Scale of the global shock

The World Health Organization estimates 14.9 million excess deaths worldwide in 2020-2021 alone – a measure that captures both direct COVID‑19 fatalities and indirect losses from health‑system disruption. That global baseline helps explain why later “make‑up” declines were too small in most rich countries to close the gap left by earlier surges. (who.int)

“These findings underscore the need for broad population-wide protection during pandemics and for understanding why many countries have yet to return to pre-COVID-19 mortality trajectories.”

(jamanetwork.com)

The HKU results also arrive as governments revisit national pandemic preparedness plans and financing arrangements under the World Health Organization’s International Health Regulations and parallel treaty talks. Persistent excess mortality gives statistical weight to arguments that preparedness metrics should go beyond emergency case counts and ICU capacity to track medium‑term effects on non‑COVID deaths and life expectancy.

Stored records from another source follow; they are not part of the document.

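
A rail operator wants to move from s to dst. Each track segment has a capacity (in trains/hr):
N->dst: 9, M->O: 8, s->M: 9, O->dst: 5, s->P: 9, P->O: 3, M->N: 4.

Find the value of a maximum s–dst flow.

Augment s->M->N->dst: bottleneck 4. Total 4.
Augment s->M->O->dst: bottleneck 5. Total 9.
No augmenting path remains in the residual graph.

9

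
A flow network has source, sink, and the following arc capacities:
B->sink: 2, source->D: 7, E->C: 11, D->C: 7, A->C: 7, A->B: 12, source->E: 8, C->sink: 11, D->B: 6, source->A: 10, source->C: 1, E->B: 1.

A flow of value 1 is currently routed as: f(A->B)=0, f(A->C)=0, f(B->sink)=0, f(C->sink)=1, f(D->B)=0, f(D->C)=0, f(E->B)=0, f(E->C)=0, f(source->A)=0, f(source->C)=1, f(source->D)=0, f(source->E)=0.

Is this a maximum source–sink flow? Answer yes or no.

No

Residual path source->A->B->sink has bottleneck 2 > 0.
Pushing 2 along it raises the flow to 3, so the given flow is not maximum.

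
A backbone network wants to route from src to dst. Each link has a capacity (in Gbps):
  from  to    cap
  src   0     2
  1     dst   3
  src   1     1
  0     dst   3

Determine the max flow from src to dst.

Augment src->1->dst: bottleneck 1. Total 1.
Augment src->0->dst: bottleneck 2. Total 3.
No augmenting path remains in the residual graph.

3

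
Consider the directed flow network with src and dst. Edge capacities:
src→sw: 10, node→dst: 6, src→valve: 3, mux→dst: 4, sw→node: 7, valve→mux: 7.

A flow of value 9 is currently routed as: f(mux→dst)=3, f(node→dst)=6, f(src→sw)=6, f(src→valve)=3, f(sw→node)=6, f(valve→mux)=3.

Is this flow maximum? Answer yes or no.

Yes

Residual reachable from src: {node, src, sw}; dst is not reachable.
Saturated cut: src→valve, node→dst with total capacity 9 = current flow value. Flow is maximum.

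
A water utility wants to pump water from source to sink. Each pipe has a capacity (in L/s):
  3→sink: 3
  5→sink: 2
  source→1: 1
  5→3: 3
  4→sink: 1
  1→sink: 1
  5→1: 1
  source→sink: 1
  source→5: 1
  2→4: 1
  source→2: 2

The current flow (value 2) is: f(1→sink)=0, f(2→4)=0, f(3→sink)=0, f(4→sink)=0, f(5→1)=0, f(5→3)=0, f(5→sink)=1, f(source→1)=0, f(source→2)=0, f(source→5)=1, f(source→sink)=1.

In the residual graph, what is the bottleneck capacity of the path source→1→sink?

Residual capacities along the path: source→1: 1, 1→sink: 1.
Minimum is 1.

1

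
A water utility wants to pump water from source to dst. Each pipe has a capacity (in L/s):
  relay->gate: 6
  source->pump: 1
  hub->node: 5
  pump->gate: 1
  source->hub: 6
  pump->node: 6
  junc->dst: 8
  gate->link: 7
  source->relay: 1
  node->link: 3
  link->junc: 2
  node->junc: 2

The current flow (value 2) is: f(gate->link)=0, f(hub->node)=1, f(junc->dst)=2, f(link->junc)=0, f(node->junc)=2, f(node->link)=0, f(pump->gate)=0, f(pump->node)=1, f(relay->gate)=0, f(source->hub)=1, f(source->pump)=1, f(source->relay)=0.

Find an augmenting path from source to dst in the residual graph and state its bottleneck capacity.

Residual along source->hub->node->link->junc->dst: source->hub: 5, hub->node: 4, node->link: 3, link->junc: 2, junc->dst: 6.
Bottleneck = min = 2.

source->hub->node->link->junc->dst, bottleneck 2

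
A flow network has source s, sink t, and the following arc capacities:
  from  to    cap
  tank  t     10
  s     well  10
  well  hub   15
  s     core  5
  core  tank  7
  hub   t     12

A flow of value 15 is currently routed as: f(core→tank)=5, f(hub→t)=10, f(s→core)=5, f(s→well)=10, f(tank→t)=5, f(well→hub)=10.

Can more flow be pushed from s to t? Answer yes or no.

No

Residual reachable from s: {s}; t is not reachable.
Saturated cut: s→well, s→core with total capacity 15 = current flow value. Flow is maximum.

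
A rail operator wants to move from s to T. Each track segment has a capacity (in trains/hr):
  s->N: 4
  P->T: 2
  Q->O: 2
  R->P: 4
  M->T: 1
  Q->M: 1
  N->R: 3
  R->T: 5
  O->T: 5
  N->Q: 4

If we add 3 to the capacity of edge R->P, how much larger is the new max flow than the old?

Original max flow = 4.
Edge R->P does not cross the min cut (source side {s}), so extra capacity there cannot help.
New max flow = 4. Increase = 0.

0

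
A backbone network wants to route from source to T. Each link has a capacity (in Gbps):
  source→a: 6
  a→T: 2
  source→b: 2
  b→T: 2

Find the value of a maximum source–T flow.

4

Augment source→a→T: bottleneck 2. Total 2.
Augment source→b→T: bottleneck 2. Total 4.
No augmenting path remains in the residual graph.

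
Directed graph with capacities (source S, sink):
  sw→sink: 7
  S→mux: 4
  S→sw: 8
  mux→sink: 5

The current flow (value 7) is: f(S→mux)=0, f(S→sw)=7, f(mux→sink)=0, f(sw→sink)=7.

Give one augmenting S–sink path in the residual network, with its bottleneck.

S→mux→sink, bottleneck 4

Residual along S→mux→sink: S→mux: 4, mux→sink: 5.
Bottleneck = min = 4.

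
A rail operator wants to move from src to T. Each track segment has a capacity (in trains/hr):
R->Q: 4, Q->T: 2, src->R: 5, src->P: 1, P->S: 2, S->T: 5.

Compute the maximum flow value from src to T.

Augment src->P->S->T: bottleneck 1. Total 1.
Augment src->R->Q->T: bottleneck 2. Total 3.
No augmenting path remains in the residual graph.

3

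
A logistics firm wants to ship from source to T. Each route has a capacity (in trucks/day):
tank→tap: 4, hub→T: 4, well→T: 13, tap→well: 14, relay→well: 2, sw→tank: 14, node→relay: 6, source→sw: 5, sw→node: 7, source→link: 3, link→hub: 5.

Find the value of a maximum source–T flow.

Augment source→link→hub→T: bottleneck 3. Total 3.
Augment source→sw→tank→tap→well→T: bottleneck 4. Total 7.
Augment source→sw→node→relay→well→T: bottleneck 1. Total 8.
No augmenting path remains in the residual graph.

8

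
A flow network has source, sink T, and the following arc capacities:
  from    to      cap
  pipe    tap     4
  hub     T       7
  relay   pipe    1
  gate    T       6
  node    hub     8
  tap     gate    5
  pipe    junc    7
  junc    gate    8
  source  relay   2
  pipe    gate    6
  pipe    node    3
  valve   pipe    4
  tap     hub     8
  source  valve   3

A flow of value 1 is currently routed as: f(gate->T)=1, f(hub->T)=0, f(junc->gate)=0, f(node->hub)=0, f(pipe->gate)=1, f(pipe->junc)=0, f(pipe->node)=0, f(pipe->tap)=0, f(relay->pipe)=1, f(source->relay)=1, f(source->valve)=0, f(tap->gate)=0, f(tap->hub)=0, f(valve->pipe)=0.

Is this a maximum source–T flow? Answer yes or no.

No

Residual path source->valve->pipe->gate->T has bottleneck 3 > 0.
Pushing 3 along it raises the flow to 4, so the given flow is not maximum.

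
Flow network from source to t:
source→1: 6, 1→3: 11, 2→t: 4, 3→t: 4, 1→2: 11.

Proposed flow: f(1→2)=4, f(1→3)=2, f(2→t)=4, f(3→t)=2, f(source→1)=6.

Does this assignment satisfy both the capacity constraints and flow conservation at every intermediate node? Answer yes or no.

Yes

Every edge has 0 ≤ f(e) ≤ cap(e).
At each intermediate node, inflow equals outflow.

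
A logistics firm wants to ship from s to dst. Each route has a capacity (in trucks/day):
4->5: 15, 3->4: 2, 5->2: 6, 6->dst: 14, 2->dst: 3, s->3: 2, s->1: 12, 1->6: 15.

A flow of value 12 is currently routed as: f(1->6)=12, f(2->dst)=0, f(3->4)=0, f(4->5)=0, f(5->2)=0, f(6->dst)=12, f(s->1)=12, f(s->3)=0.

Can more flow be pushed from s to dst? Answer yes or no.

Residual path s->3->4->5->2->dst has bottleneck 2 > 0.
Pushing 2 along it raises the flow to 14, so the given flow is not maximum.

Yes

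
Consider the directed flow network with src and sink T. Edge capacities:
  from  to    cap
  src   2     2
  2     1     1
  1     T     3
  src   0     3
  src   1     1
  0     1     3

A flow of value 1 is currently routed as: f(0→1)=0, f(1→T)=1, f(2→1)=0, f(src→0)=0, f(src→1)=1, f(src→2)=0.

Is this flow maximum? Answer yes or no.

Residual path src→2→1→T has bottleneck 1 > 0.
Pushing 1 along it raises the flow to 2, so the given flow is not maximum.

No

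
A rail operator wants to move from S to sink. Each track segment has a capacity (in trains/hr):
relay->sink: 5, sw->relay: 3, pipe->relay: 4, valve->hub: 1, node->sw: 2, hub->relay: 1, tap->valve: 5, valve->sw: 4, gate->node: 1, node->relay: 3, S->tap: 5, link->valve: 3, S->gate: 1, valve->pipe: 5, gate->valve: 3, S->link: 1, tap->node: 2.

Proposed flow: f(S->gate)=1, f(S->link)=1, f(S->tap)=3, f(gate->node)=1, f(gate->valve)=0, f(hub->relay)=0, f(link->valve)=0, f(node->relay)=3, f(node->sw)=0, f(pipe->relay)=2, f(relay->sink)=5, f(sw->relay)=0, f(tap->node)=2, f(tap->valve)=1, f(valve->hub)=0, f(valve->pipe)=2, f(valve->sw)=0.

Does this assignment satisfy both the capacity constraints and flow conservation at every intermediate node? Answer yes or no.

No

Conservation fails at link: inflow 1 ≠ outflow 0.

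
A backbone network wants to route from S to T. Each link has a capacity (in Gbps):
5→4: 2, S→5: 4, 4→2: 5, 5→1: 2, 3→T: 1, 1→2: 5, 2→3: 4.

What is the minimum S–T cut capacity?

1

Max flow = 1 (via 1 augmenting path).
In the residual at optimum, the set reachable from S is {1, 2, 3, 4, 5, S}.
Cut edges: 3→T (cap 1). Sum = 1.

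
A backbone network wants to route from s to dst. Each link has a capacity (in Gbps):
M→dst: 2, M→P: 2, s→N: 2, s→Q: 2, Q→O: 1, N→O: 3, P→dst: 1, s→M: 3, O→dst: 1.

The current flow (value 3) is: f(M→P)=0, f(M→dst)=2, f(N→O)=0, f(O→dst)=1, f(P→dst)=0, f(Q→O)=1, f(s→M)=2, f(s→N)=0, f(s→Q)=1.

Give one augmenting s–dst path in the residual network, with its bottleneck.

s→M→P→dst, bottleneck 1

Residual along s→M→P→dst: s→M: 1, M→P: 2, P→dst: 1.
Bottleneck = min = 1.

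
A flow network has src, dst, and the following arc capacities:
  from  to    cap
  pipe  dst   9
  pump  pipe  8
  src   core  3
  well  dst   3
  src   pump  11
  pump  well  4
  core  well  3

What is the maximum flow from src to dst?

Augment src→pump→pipe→dst: bottleneck 8. Total 8.
Augment src→pump→well→dst: bottleneck 3. Total 11.
No augmenting path remains in the residual graph.

11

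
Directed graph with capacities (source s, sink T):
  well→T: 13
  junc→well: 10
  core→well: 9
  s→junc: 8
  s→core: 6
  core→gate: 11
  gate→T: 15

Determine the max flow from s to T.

Augment s→core→gate→T: bottleneck 6. Total 6.
Augment s→junc→well→T: bottleneck 8. Total 14.
No augmenting path remains in the residual graph.

14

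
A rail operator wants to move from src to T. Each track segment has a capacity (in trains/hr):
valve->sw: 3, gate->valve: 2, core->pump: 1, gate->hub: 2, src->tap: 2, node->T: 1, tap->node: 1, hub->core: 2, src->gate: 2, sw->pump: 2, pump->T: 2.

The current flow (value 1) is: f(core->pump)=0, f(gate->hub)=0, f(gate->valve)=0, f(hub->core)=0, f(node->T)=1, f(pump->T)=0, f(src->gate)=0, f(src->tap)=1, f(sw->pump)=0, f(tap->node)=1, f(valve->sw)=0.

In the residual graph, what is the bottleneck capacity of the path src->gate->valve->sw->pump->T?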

Methodological guardrails and limits

The study’s conclusions rest on weekly, age‑specific death counts through December 2024, standardized across 34 countries. Results were robust across modeling approaches, but the authors caution that observational designs cannot establish causality and that country‑level patterns may reflect differences in demographics, health systems, and data completeness. (jamanetwork.com)

The HKU analysis was published in JAMA Network Open on January 29, 2026, using national mortality data updated through December 2024; most European statistical offices have yet to publish finalized mortality series for full‑year 2025. That lag means the study offers a near‑real‑time view of how countries are emerging from the pandemic – and underscores how much of the long tail of COVID‑19‑era mortality still has to be fully accounted for in official statistics and in public policy.